A Typical Sabbath Day in An Early Church
The church bell begins to toll and the congregation throngs the meeting-house steps. It is a day of greetings, the social exchange, the news of the day. The pastor emerges from the parsonage in gown and bands and powdered wig, three-cornered hat, knee breeches, woolen stockings, and silver shoe buckles. The bell will not stop tolling until he passes through the the double doors and goes into the high pulpit under the great sounding board. The deacons are seated in their railed pew beneath the pulpit.

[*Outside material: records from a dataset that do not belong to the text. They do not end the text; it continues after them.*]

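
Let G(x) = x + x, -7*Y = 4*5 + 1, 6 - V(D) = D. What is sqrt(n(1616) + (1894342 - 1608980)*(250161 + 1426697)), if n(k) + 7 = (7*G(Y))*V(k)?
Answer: 3*sqrt(53167957801) ≈ 6.9175e+5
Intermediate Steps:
V(D) = 6 - D
Y = -3 (Y = -(4*5 + 1)/7 = -(20 + 1)/7 = -1/7*21 = -3)
G(x) = 2*x
n(k) = -259 + 42*k (n(k) = -7 + (7*(2*(-3)))*(6 - k) = -7 + (7*(-6))*(6 - k) = -7 - 42*(6 - k) = -7 + (-252 + 42*k) = -259 + 42*k)
sqrt(n(1616) + (1894342 - 1608980)*(250161 + 1426697)) = sqrt((-259 + 42*1616) + (1894342 - 1608980)*(250161 + 1426697)) = sqrt((-259 + 67872) + 285362*1676858) = sqrt(67613 + 478511552596) = sqrt(478511620209) = 3*sqrt(53167957801)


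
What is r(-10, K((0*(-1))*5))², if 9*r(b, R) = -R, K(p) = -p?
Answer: 0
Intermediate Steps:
r(b, R) = -R/9 (r(b, R) = (-R)/9 = -R/9)
r(-10, K((0*(-1))*5))² = (-(-1)*(0*(-1))*5/9)² = (-(-1)*0*5/9)² = (-(-1)*0/9)² = (-⅑*0)² = 0² = 0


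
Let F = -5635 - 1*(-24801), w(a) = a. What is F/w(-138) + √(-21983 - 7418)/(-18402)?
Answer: -9583/69 - I*√29401/18402 ≈ -138.88 - 0.0093179*I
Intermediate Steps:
F = 19166 (F = -5635 + 24801 = 19166)
F/w(-138) + √(-21983 - 7418)/(-18402) = 19166/(-138) + √(-21983 - 7418)/(-18402) = 19166*(-1/138) + √(-29401)*(-1/18402) = -9583/69 + (I*√29401)*(-1/18402) = -9583/69 - I*√29401/18402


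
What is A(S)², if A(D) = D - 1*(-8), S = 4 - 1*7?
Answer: 25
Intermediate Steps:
S = -3 (S = 4 - 7 = -3)
A(D) = 8 + D (A(D) = D + 8 = 8 + D)
A(S)² = (8 - 3)² = 5² = 25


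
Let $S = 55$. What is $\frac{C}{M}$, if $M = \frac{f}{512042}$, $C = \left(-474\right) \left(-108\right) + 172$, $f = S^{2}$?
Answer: $\frac{26300525288}{3025} \approx 8.6944 \cdot 10^{6}$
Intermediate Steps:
$f = 3025$ ($f = 55^{2} = 3025$)
$C = 51364$ ($C = 51192 + 172 = 51364$)
$M = \frac{3025}{512042} \approx 0.0059077$
$\frac{C}{M} = \frac{51364}{\frac{3025}{512042}} = 51364 \cdot \frac{512042}{3025} = \frac{26300525288}{3025}$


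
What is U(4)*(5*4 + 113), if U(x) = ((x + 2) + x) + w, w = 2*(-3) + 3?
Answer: 931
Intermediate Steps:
w = -3 (w = -6 + 3 = -3)
U(x) = -1 + 2*x (U(x) = ((x + 2) + x) - 3 = ((2 + x) + x) - 3 = (2 + 2*x) - 3 = -1 + 2*x)
U(4)*(5*4 + 113) = (-1 + 2*4)*(5*4 + 113) = (-1 + 8)*(20 + 113) = 7*133 = 931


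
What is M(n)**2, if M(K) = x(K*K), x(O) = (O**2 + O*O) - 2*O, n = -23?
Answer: 312060773376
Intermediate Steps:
x(O) = -2*O + 2*O**2 (x(O) = (O**2 + O**2) - 2*O = 2*O**2 - 2*O = -2*O + 2*O**2)
M(K) = 2*K**2*(-1 + K**2) (M(K) = 2*(K*K)*(-1 + K*K) = 2*K**2*(-1 + K**2))
M(n)**2 = (2*(-23)**2*(-1 + (-23)**2))**2 = (2*529*(-1 + 529))**2 = (2*529*528)**2 = 558624**2 = 312060773376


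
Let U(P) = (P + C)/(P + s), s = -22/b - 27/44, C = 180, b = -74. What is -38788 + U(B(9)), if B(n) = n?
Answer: -548038264/14137 ≈ -38766.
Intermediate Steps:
s = -515/1628 (s = -22/(-74) - 27/44 = -22*(-1/74) - 27*1/44 = 11/37 - 27/44 = -515/1628 ≈ -0.31634)
U(P) = (180 + P)/(-515/1628 + P) (U(P) = (P + 180)/(P - 515/1628) = (180 + P)/(-515/1628 + P))
-38788 + U(B(9)) = -38788 + 1628*(180 + 9)/(-515 + 1628*9) = -38788 + 1628*189/(-515 + 14652) = -38788 + 1628*189/14137 = -38788 + 1628*(1/14137)*189 = -38788 + 307692/14137 = -548038264/14137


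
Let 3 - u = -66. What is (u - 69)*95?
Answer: 0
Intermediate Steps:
u = 69 (u = 3 - 1*(-66) = 3 + 66 = 69)
(u - 69)*95 = (69 - 69)*95 = 0*95 = 0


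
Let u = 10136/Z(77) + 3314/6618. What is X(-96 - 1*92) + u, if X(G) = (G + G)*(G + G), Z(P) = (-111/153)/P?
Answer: -114402525131/122433 ≈ -9.3441e+5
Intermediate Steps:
Z(P) = -37/(51*P) (Z(P) = (-111*1/153)/P = -37/(51*P))
u = -131711612939/122433 (u = 10136/((-37/51/77)) + 3314/6618 = 10136/((-37/51*1/77)) + 3314*(1/6618) = 10136/(-37/3927) + 1657/3309 = 10136*(-3927/37) + 1657/3309 = -39804072/37 + 1657/3309 = -131711612939/122433 ≈ -1.0758e+6)
X(G) = 4*G**2 (X(G) = (2*G)*(2*G) = 4*G**2)
X(-96 - 1*92) + u = 4*(-96 - 1*92)**2 - 131711612939/122433 = 4*(-96 - 92)**2 - 131711612939/122433 = 4*(-188)**2 - 131711612939/122433 = 4*35344 - 131711612939/122433 = 141376 - 131711612939/122433 = -114402525131/122433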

There is no stove. For fifty-one years the frosty air of the new meeting house was heated only by the women's foot stoves and the cracking together of frozen boot heels. The parson sometimes preached in a heavy homespun cloak. At noontime, he was grateful indeed for the roaring fire in the great kitchen of the parsonage, at the tavern barroom, and at the hospitable neighbors' open houses.
The congregation stands up to pray--except for those with body infirmities, and it sits down to sing the hymns. The vanished customs of the early American church could fill a lengthy book. Because the church was the center of all village life, it seems odd that its ways have changed so much as they have.
The church bell, for example, was once a sort of town crier; it spoke to tell of births and deaths, of fire and war. After a death, the bell greeted the morning with "three times three for a man, and three times two for a woman." Then after a short silence, the bell pealed out the number of years the dead person had lived.
All church bells rang three times a day, at seven o'clock in the morning, at noon, and at nine o'clock for curfew. Striking each hour is a recent custom. At evening, the last ringing was followed by strokes indicating the day of the month, a signal for many a farmer to turn to his farm diary and complete the day's entry.
The tone and range of its church bell was the talk and pride of every village. The ways of the weather were often sensed by the sound of the bell. Any old-timer could tell you which way the wind was blowing, whether the barometric pressure was up or down, and what tomorrow's weather was going to be by the church bell's muffled hollowness or its crisp clarity.